A3G_65-132 both disrupts the A3G-RT interaction and attenuates A3G's inhibitory effect on HIV-1 reverse transcription. (A) A3G_65-132 blocks the binding of A3Gwt with HIV-1 RT, HA-A3Gwt, SVCMVin-T7-RT, and each HA-A3G truncated mutant plasmid was cotransfected into 293T cells for 48 h. The interaction between HA-A3Gwt and T7-RT was analyzed by Co-IP with anti-T7 antibody followed by WB with an anti-HA antibody (upper panel).
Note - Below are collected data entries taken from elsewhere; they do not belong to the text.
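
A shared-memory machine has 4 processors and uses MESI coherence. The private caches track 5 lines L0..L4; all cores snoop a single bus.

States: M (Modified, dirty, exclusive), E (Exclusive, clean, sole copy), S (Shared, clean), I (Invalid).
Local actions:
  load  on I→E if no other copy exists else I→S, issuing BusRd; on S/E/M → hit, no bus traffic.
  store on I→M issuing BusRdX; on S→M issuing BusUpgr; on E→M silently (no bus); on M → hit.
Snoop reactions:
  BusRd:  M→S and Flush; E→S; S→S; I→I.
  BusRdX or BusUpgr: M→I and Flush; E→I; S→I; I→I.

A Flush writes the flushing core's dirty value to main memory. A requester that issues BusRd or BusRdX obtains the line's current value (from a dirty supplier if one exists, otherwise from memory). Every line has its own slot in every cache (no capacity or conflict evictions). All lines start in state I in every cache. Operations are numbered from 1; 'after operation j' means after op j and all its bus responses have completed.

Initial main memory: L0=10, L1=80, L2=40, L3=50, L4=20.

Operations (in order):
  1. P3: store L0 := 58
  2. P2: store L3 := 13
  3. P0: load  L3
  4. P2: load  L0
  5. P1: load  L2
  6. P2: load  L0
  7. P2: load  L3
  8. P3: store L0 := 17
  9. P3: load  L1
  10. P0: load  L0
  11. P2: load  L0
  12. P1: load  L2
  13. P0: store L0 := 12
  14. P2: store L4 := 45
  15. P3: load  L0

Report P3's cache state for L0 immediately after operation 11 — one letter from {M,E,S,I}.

state = S

1. P3: store L0 := 58  bus=[BusRdX]  L0: P0=I P1=I P2=I P3=M  mem[L0]=10
2. P2: store L3 := 13  bus=[BusRdX]  L3: P0=I P1=I P2=M P3=I  mem[L3]=50
3. P0: load  L3  bus=[BusRd,Flush]  L3: P0=S P1=I P2=S P3=I  mem[L3]=13
4. P2: load  L0  bus=[BusRd,Flush]  L0: P0=I P1=I P2=S P3=S  mem[L0]=58
5. P1: load  L2  bus=[BusRd]  L2: P0=I P1=E P2=I P3=I  mem[L2]=40
6. P2: load  L0  bus=[-]  L0: P0=I P1=I P2=S P3=S  mem[L0]=58
7. P2: load  L3  bus=[-]  L3: P0=S P1=I P2=S P3=I  mem[L3]=13
8. P3: store L0 := 17  bus=[BusUpgr]  L0: P0=I P1=I P2=I P3=M  mem[L0]=58
9. P3: load  L1  bus=[BusRd]  L1: P0=I P1=I P2=I P3=E  mem[L1]=80
10. P0: load  L0  bus=[BusRd,Flush]  L0: P0=S P1=I P2=I P3=S  mem[L0]=17
11. P2: load  L0  bus=[BusRd]  L0: P0=S P1=I P2=S P3=S  mem[L0]=17
12. P1: load  L2  bus=[-]  L2: P0=I P1=E P2=I P3=I  mem[L2]=40
13. P0: store L0 := 12  bus=[BusUpgr]  L0: P0=M P1=I P2=I P3=I  mem[L0]=17
14. P2: store L4 := 45  bus=[BusRdX]  L4: P0=I P1=I P2=M P3=I  mem[L4]=20
15. P3: load  L0  bus=[BusRd,Flush]  L0: P0=S P1=I P2=I P3=S  mem[L0]=12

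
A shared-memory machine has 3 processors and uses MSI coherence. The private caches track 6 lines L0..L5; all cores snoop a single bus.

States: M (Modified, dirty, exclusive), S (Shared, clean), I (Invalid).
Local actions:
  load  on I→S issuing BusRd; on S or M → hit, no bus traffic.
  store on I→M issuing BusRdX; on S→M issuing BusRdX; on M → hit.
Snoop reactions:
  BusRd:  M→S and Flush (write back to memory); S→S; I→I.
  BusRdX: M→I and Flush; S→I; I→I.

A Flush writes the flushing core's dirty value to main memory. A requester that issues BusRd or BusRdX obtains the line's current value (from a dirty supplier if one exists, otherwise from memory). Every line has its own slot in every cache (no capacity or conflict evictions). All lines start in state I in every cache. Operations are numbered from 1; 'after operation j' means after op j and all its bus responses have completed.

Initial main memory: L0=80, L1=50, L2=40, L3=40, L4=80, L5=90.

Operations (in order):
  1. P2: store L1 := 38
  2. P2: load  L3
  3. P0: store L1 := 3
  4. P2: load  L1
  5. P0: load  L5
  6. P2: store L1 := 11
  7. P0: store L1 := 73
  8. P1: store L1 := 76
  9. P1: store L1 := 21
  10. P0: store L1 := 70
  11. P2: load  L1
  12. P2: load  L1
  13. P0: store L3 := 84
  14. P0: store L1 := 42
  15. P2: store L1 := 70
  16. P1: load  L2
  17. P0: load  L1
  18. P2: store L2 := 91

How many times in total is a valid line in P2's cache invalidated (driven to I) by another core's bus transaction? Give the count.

1. P2: store L1 := 38  bus=[BusRdX]  L1: P0=I P1=I P2=M  mem[L1]=50
2. P2: load  L3  bus=[BusRd]  L3: P0=I P1=I P2=S  mem[L3]=40
3. P0: store L1 := 3  bus=[BusRdX,Flush]  L1: P0=M P1=I P2=I  mem[L1]=38
4. P2: load  L1  bus=[BusRd,Flush]  L1: P0=S P1=I P2=S  mem[L1]=3
5. P0: load  L5  bus=[BusRd]  L5: P0=S P1=I P2=I  mem[L5]=90
6. P2: store L1 := 11  bus=[BusRdX]  L1: P0=I P1=I P2=M  mem[L1]=3
7. P0: store L1 := 73  bus=[BusRdX,Flush]  L1: P0=M P1=I P2=I  mem[L1]=11
8. P1: store L1 := 76  bus=[BusRdX,Flush]  L1: P0=I P1=M P2=I  mem[L1]=73
9. P1: store L1 := 21  bus=[-]  L1: P0=I P1=M P2=I  mem[L1]=73
10. P0: store L1 := 70  bus=[BusRdX,Flush]  L1: P0=M P1=I P2=I  mem[L1]=21
11. P2: load  L1  bus=[BusRd,Flush]  L1: P0=S P1=I P2=S  mem[L1]=70
12. P2: load  L1  bus=[-]  L1: P0=S P1=I P2=S  mem[L1]=70
13. P0: store L3 := 84  bus=[BusRdX]  L3: P0=M P1=I P2=I  mem[L3]=40
14. P0: store L1 := 42  bus=[BusRdX]  L1: P0=M P1=I P2=I  mem[L1]=70
15. P2: store L1 := 70  bus=[BusRdX,Flush]  L1: P0=I P1=I P2=M  mem[L1]=42
16. P1: load  L2  bus=[BusRd]  L2: P0=I P1=S P2=I  mem[L2]=40
17. P0: load  L1  bus=[BusRd,Flush]  L1: P0=S P1=I P2=S  mem[L1]=70
18. P2: store L2 := 91  bus=[BusRdX]  L2: P0=I P1=I P2=M  mem[L2]=40

invalidations = 4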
The immunoprecipitated T7-RT was visualized by WB with anti-T7 antibody (second panel). The expression of HA-A3Gwt in the cell lysates was detected with anti-A3G antibody (third panel). HA-A3G mutants were detected with an anti-HA antibody (lower panel). (B) To evaluate the virus incorporation of A3G in the presence of HA-A3G_65-132, the HxBru-Vif⁻ provirus was cotransfected with HA-A3Gwt or HA-A3G_65-132 alone or with the HA-A3Gwt and HA-A3G_65-132 expression plasmids. After 48 h of cotransfection, virions were collected by ultracentrifugation, lysed, and loaded on SDS-PAGE gels. The presence of A3G and viral protein Gag p24 in each viral sample was analyzed by WB with anti-A3G (upper panel) and anti-p24 (lower panel) antibodies. (C and D) To test the effect of A3G_65-132 on HIV-1 reverse transcription and viral replication, equal amounts of viruses (normalized by p24 ELISA) were used to infect CD4⁺ C8166 T cells. Twelve hours postinfection, total DNA was extracted from the infected cells. The level of HIV-1 LRT was analyzed by real-time PCR. Meanwhile, at different time points after infection, the supernatants from the infected cell cultures were collected (C), and viral replication was monitored by measuring the level of the HIV-1 Gag p24 antigen in the supernatant (D). Panels A and B show representative WB results from three independent experiments. The values presented in panel C are the means and standard deviations from three independent experiments. P values determined by the t test are shown above the bars of compared groups. The HIV p24 values presented in panel D are the means and ranges of values from two independent experiments.